The agency came up with the term "visual hacking" to describe the threat to laptop users in public places. To illustrate the issue, KC developed advertisements showing airline passengers furtively looking over the shoulder of a computer user sitting in the middle seat. "Keep wandering eyes off your laptop," the ad said. "Now you see it, now they don't."

Now 3M is running Round 2 in its laptop security campaign, with top corporate executives as its target audience.

"The C-Suite doesn't see the problem or the need for privacy because they are focused on physical hacking," said Dean Huff, KC's president. "We have to get them focused on visual hacking.

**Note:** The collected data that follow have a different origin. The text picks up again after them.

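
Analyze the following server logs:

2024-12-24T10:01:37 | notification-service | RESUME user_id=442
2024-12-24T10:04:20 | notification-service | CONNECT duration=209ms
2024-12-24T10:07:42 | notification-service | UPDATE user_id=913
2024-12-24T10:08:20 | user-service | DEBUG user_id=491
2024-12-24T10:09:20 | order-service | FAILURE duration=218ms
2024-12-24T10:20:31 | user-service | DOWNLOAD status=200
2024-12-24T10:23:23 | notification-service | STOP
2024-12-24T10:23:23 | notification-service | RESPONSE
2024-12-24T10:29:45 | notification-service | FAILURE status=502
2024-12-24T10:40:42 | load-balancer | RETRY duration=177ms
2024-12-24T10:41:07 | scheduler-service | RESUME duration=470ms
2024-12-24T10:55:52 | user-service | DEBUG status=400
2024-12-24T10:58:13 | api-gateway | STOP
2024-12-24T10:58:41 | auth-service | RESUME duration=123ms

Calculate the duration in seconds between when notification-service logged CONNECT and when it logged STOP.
1143

To find the time between events:

1. Locate the first CONNECT event for notification-service: 2024-12-24T10:04:20
2. Locate the first STOP event for notification-service: 2024-12-24T10:23:23
3. Calculate the difference: 2024-12-24T10:23:23 - 2024-12-24T10:04:20 = 1143 seconds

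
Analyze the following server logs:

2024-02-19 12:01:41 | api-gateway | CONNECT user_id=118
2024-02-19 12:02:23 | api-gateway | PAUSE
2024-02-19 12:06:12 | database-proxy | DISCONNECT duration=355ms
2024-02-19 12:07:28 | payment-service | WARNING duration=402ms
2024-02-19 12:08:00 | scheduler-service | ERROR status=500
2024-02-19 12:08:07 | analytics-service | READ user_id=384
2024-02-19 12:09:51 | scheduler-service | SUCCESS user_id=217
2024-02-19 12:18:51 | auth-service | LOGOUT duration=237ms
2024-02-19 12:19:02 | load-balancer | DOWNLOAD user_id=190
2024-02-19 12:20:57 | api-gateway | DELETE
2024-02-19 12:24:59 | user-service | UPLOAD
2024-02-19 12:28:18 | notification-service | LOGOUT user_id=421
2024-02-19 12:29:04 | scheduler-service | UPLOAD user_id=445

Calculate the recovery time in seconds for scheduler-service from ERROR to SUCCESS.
111

To calculate recovery time:

1. Find ERROR event for scheduler-service: 2024-02-19 12:08:00
2. Find next SUCCESS event for scheduler-service: 2024-02-19 12:09:51
3. Recovery time: 2024-02-19 12:09:51 - 2024-02-19 12:08:00 = 111 seconds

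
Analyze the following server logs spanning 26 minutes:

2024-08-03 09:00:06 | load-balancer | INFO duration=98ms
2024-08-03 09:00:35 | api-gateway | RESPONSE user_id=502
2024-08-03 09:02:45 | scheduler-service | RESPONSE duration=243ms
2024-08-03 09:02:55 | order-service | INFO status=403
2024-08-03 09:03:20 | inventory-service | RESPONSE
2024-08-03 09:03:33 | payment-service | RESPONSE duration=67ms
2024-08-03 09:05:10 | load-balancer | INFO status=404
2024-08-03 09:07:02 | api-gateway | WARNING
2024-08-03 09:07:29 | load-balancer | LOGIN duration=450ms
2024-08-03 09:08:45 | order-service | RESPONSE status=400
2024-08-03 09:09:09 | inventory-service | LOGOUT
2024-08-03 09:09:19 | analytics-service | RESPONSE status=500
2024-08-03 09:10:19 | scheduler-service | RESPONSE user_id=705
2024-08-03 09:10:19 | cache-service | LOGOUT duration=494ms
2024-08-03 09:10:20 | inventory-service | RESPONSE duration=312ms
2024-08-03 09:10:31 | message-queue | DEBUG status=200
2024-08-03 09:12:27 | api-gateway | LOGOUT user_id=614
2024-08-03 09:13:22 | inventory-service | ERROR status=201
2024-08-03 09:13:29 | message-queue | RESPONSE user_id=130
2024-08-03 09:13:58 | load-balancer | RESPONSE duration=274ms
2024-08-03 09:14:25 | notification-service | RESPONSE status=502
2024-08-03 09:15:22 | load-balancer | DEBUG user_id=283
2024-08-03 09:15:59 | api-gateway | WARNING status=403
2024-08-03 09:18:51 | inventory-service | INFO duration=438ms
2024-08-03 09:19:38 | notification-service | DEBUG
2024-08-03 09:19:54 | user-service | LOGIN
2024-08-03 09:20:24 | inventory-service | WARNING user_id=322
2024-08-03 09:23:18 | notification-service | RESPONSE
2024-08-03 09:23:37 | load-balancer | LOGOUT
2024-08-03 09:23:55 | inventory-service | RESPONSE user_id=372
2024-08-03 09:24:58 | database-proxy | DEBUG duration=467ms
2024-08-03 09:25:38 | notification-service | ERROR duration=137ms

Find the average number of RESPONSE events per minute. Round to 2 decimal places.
0.5

To calculate the rate:

1. Count total RESPONSE events: 13
2. Total time period: 26 minutes
3. Rate = 13 / 26 = 0.5 events per minute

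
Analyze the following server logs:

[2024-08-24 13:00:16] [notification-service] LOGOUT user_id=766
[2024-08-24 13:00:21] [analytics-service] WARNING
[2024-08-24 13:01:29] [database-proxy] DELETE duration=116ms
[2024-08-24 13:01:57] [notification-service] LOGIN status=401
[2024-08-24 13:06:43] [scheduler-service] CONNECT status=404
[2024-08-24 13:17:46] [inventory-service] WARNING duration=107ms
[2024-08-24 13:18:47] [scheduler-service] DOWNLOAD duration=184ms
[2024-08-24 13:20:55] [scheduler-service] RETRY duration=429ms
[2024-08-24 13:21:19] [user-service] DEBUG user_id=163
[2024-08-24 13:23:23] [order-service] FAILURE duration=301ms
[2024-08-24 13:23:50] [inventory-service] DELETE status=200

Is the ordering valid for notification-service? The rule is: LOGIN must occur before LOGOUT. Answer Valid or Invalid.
Invalid

To validate ordering:

1. Required order: LOGIN → LOGOUT
2. Rule: LOGIN must occur before LOGOUT
3. Check actual order of events for notification-service
4. Result: Invalid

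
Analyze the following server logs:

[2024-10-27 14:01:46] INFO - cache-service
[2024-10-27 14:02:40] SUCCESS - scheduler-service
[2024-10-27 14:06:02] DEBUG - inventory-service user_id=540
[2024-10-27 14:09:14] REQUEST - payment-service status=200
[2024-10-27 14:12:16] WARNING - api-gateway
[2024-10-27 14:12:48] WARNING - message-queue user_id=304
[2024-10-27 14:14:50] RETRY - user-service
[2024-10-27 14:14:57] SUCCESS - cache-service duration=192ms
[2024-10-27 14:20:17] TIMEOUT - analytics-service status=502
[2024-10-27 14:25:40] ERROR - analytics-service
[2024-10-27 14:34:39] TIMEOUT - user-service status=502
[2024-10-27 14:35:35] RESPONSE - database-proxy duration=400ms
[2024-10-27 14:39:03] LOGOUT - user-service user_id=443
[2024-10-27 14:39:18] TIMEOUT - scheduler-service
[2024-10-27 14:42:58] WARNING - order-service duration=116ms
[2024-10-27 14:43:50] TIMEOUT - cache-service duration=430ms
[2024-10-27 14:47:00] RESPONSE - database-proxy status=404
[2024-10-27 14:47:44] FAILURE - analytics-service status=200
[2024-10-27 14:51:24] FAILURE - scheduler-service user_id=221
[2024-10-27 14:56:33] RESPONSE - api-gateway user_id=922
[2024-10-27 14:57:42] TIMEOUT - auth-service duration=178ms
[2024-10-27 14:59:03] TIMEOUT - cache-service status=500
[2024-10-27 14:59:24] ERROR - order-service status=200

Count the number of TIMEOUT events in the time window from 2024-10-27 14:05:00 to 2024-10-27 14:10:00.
0

To count events in the time window:

1. Window boundaries: 2024-10-27 14:05:00 to 2024-10-27 14:10:00
2. Filter for TIMEOUT events within this window
3. Count matching events: 0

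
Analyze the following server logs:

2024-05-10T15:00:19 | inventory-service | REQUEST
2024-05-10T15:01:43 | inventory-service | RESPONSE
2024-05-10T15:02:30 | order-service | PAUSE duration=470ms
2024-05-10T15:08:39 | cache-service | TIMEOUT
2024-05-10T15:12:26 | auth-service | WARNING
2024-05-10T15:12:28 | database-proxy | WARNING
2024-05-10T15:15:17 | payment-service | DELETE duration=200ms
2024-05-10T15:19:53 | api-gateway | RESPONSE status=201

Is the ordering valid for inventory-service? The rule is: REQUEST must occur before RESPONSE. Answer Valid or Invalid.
Valid

To validate ordering:

1. Required order: REQUEST → RESPONSE
2. Rule: REQUEST must occur before RESPONSE
3. Check actual order of events for inventory-service
4. Result: Valid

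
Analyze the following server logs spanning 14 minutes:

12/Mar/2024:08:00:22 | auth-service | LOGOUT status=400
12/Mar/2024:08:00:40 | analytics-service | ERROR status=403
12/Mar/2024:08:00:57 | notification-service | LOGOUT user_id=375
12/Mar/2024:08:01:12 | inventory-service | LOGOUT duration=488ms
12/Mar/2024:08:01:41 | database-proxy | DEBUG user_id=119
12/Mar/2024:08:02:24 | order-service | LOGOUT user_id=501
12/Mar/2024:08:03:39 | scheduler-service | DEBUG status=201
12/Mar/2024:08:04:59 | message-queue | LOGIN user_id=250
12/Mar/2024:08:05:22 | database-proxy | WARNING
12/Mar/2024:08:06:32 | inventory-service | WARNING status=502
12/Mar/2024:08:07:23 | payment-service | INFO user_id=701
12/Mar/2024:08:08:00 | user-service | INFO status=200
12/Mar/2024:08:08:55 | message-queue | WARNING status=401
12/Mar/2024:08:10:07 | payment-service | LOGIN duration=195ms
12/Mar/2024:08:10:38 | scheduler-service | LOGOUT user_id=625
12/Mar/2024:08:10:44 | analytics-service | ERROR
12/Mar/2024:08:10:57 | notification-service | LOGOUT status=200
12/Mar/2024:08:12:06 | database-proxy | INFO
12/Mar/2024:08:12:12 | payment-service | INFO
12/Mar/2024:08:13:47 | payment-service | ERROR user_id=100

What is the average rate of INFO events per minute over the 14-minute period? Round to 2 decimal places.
0.29

To calculate the rate:

1. Count total INFO events: 4
2. Total time period: 14 minutes
3. Rate = 4 / 14 = 0.29 events per minute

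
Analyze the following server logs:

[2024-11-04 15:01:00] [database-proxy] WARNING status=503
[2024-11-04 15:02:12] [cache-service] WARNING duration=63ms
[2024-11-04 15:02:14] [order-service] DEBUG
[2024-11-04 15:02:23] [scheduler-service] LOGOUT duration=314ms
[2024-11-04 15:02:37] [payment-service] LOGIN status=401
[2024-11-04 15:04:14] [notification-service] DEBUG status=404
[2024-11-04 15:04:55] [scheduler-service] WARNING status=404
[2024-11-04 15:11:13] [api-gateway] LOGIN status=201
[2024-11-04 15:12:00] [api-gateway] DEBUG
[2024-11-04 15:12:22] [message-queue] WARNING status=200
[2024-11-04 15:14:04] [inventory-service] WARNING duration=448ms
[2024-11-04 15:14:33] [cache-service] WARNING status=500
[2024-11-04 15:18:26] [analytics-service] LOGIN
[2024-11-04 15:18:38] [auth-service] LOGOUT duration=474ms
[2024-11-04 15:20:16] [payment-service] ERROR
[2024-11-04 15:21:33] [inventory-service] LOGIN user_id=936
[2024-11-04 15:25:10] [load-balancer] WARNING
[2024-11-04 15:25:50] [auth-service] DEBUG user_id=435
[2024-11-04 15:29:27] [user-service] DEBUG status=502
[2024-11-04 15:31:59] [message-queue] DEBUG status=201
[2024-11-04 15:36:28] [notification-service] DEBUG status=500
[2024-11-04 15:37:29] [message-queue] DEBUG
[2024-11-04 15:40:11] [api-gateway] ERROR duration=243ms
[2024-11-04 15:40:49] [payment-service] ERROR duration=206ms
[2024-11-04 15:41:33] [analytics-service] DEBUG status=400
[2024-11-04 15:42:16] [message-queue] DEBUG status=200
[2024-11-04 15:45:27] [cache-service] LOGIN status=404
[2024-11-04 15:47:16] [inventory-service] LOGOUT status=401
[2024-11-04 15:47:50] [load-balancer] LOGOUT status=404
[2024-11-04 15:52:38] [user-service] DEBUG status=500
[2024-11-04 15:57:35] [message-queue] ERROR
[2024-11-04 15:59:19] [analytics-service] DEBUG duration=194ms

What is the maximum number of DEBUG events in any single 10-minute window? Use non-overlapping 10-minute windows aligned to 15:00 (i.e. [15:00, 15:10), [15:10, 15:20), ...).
3

To find the burst window:

1. Divide the log period into non-overlapping 10-minute windows starting at 15:00
2. Count DEBUG events in each window
3. Find the window with maximum count
4. Maximum events in a window: 3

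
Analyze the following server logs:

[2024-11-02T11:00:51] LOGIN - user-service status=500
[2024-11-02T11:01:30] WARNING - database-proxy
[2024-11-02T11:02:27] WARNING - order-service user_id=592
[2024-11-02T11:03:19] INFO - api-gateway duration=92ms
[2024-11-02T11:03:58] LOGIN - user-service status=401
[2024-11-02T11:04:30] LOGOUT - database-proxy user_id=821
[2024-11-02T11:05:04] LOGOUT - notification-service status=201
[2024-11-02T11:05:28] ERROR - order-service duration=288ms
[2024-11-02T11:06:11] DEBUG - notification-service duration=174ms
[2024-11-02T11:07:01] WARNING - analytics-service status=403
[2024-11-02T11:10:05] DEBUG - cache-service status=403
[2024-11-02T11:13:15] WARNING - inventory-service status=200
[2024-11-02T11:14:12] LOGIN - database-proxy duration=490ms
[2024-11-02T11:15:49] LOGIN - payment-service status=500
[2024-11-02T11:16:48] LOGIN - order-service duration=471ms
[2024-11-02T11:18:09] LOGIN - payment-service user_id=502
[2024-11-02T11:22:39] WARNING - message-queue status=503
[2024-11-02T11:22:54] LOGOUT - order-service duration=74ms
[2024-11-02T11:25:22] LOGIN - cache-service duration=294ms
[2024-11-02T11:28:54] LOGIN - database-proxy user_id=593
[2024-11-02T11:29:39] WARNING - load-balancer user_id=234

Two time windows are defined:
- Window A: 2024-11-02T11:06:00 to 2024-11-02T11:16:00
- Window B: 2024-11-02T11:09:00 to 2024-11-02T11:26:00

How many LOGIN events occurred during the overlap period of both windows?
2

To find overlap events:

1. Window A: 2024-11-02T11:06:00 to 2024-11-02T11:16:00
2. Window B: 2024-11-02T11:09:00 to 2024-11-02T11:26:00
3. Overlap period: 2024-11-02T11:09:00 to 2024-11-02T11:16:00
4. Count LOGIN events in overlap: 2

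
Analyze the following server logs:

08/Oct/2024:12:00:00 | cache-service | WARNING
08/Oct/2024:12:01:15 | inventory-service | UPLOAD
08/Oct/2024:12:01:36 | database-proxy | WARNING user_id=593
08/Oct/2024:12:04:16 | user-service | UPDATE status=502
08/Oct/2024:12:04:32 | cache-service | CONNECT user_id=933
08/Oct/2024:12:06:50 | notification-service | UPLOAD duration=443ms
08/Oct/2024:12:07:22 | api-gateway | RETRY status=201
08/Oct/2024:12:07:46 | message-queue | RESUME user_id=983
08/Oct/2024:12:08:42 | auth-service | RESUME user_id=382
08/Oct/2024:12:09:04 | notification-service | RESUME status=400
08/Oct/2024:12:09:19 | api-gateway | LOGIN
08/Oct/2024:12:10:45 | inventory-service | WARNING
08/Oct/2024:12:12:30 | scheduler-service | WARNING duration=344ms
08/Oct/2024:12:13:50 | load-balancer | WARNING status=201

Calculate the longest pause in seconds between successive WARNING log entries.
549

To find the longest gap:

1. Extract all WARNING events in chronological order
2. Calculate time differences between consecutive events
3. Find the maximum difference
4. Longest gap: 549 seconds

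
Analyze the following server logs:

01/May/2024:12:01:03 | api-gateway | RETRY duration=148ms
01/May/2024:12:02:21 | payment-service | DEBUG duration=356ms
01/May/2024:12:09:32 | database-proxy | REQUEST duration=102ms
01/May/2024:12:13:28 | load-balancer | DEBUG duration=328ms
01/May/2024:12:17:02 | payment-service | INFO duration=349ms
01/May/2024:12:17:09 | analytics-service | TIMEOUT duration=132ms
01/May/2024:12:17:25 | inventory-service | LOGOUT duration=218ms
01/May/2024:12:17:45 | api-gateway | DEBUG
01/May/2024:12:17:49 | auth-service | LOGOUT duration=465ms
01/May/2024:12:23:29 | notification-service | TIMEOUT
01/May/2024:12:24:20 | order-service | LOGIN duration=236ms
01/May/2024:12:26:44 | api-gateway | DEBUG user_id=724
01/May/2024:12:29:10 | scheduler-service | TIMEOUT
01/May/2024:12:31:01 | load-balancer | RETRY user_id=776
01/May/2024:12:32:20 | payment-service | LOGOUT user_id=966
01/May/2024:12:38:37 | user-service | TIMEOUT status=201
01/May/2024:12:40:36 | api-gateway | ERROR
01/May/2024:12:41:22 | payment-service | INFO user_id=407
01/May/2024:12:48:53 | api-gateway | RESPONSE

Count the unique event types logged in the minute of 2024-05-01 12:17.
4

To count unique event types:

1. Filter events in the minute starting at 2024-05-01 12:17
2. Extract event types from matching entries
3. Count unique types: 4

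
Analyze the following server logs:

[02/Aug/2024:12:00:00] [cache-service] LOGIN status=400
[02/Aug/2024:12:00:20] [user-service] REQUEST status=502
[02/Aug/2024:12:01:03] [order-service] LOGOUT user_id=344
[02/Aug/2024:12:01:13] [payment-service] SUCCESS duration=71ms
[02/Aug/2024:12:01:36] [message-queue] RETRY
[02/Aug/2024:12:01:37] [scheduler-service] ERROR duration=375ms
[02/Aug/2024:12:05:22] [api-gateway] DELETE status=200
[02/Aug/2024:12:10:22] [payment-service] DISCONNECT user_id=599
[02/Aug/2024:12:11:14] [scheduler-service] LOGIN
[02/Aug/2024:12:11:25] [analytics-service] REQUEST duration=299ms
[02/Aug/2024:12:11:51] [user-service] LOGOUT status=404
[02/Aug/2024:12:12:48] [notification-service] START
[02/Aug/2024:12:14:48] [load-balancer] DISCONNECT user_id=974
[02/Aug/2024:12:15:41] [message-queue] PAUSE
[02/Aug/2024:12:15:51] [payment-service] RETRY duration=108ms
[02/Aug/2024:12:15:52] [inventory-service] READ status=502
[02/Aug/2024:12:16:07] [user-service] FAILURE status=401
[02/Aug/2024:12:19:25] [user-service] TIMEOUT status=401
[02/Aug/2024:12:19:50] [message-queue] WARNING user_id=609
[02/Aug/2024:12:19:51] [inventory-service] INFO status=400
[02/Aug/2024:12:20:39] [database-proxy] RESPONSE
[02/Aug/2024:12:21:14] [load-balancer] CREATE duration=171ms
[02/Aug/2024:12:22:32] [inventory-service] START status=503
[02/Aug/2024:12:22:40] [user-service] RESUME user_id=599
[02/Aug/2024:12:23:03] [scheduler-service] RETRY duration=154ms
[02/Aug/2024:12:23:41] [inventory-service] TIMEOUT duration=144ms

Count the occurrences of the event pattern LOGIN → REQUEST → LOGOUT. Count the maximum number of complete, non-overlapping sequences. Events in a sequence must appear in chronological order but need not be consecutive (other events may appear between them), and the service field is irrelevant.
2

To count sequences:

1. Look for pattern: LOGIN → REQUEST → LOGOUT
2. Greedily scan the log in chronological order, matching each sequence element in turn (ignoring service)
3. Each time the full pattern completes, increment the count and restart matching from the next event
4. Complete non-overlapping sequences found: 2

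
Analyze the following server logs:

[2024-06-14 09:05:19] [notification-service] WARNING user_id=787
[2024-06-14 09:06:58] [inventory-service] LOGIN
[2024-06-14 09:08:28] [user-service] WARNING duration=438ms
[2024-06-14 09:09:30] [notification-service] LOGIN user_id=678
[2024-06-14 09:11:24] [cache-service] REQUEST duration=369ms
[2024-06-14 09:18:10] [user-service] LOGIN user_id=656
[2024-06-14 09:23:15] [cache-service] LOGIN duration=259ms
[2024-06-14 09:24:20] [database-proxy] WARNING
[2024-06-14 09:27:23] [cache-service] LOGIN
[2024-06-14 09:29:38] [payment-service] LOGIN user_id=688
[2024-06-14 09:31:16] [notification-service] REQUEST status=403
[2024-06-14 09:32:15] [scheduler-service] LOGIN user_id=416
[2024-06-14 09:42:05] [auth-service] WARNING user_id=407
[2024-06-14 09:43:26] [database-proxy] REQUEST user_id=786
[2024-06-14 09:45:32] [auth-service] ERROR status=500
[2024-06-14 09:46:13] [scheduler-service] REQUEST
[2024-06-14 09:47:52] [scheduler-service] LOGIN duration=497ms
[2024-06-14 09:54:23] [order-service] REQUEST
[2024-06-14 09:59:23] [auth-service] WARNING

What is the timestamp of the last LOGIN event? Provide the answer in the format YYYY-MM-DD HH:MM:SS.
2024-06-14 09:47:52

To find the last event:

1. Filter for all LOGIN events
2. Sort by timestamp
3. Select the last one
4. Timestamp: 2024-06-14 09:47:52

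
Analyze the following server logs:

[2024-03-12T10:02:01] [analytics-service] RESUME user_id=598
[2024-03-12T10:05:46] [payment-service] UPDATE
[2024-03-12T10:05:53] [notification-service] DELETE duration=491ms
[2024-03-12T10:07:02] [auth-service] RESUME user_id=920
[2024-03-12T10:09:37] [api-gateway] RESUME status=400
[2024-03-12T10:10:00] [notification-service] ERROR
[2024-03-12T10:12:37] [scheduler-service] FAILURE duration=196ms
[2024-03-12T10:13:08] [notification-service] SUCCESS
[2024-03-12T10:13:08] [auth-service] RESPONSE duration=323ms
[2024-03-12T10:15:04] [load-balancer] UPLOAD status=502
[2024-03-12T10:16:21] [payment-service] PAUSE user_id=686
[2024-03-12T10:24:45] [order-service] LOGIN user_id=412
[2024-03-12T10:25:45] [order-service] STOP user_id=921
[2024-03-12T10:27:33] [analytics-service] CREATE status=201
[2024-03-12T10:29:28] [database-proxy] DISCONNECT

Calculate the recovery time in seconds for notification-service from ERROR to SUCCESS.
188

To calculate recovery time:

1. Find ERROR event for notification-service: 2024-03-12T10:10:00
2. Find next SUCCESS event for notification-service: 2024-03-12T10:13:08
3. Recovery time: 2024-03-12T10:13:08 - 2024-03-12T10:10:00 = 188 seconds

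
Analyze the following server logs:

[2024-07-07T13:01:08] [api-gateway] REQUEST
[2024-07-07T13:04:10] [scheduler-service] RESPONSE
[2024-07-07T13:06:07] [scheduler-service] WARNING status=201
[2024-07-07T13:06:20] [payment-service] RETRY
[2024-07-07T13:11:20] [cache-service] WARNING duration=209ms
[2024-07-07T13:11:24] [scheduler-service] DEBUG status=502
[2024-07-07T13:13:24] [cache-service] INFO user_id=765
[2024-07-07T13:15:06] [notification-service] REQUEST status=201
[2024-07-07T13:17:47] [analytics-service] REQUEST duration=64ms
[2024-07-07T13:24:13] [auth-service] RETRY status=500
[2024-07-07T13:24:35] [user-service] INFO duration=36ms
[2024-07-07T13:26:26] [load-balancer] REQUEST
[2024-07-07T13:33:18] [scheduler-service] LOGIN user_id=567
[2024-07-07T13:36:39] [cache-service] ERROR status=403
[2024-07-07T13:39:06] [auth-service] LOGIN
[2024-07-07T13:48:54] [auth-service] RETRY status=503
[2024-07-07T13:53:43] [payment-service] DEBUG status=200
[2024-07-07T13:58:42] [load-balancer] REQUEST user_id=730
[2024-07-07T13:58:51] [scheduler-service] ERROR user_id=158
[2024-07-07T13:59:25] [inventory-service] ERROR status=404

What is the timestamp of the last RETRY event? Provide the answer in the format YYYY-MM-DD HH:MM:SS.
2024-07-07 13:48:54

To find the last event:

1. Filter for all RETRY events
2. Sort by timestamp
3. Select the last one
4. Timestamp: 2024-07-07 13:48:54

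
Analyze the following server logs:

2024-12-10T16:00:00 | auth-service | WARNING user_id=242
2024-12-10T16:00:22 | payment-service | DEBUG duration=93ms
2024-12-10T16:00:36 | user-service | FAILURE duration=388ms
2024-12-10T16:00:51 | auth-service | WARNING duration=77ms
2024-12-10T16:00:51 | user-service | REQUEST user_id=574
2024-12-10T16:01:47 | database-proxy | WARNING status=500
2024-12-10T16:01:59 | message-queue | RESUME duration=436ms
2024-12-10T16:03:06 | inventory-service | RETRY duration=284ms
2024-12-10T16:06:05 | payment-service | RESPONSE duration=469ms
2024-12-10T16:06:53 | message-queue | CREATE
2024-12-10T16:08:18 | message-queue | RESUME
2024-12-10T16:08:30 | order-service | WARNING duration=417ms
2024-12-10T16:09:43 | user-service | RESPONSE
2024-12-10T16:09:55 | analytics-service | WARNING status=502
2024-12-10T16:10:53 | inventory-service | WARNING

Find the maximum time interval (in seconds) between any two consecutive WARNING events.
403

To find the longest gap:

1. Extract all WARNING events in chronological order
2. Calculate time differences between consecutive events
3. Find the maximum difference
4. Longest gap: 403 seconds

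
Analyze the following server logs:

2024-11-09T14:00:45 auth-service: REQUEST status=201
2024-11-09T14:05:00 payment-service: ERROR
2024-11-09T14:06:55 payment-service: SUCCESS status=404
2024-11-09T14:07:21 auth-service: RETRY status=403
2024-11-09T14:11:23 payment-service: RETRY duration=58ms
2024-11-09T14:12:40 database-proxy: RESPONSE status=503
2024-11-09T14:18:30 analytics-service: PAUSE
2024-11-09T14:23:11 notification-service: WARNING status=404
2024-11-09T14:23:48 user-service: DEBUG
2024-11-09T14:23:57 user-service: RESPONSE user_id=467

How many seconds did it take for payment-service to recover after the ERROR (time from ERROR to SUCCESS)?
115

To calculate recovery time:

1. Find ERROR event for payment-service: 2024-11-09T14:05:00
2. Find next SUCCESS event for payment-service: 2024-11-09T14:06:55
3. Recovery time: 2024-11-09T14:06:55 - 2024-11-09T14:05:00 = 115 seconds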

It's real and it happens every day."

With Plasti Dip, KC learned that the Blaine-based company has a solid core of brand users who have taken the product far beyond its tool-handle origins and have even customized cars with the rubberized coating. KC named those users "Dipheads."

"When you embrace that group, it becomes Dipheads Unite," said Huff. "Plasti Dip has a quirky quality to it. You don't want it to be too fancy or it won't be true to its loyal customers."

A series of TV spots for Cost Cutters pictured consumers in a salon chair explaining in detail how they want their hair cut to a totally disinterested stylist. "Does your stylist really listen to you?" the ad asked.

KC, which used to be known as Kruskopf Coontz but lives by the abbreviation KC, is staffed with about 30 people located in the downtown Flour Exchange building. Kruskopf declined to reveal agency revenue but did note that income is on pace to increase 30 percent year over year in 2014.

"Truth is facts plus insight," said Kruskopf, who started the agency in 1988 with the late John Olson, who went on to lead his own agency, Olson. "Facts are things you know but facts are not emotional. Truth has soul and that's what it's all about."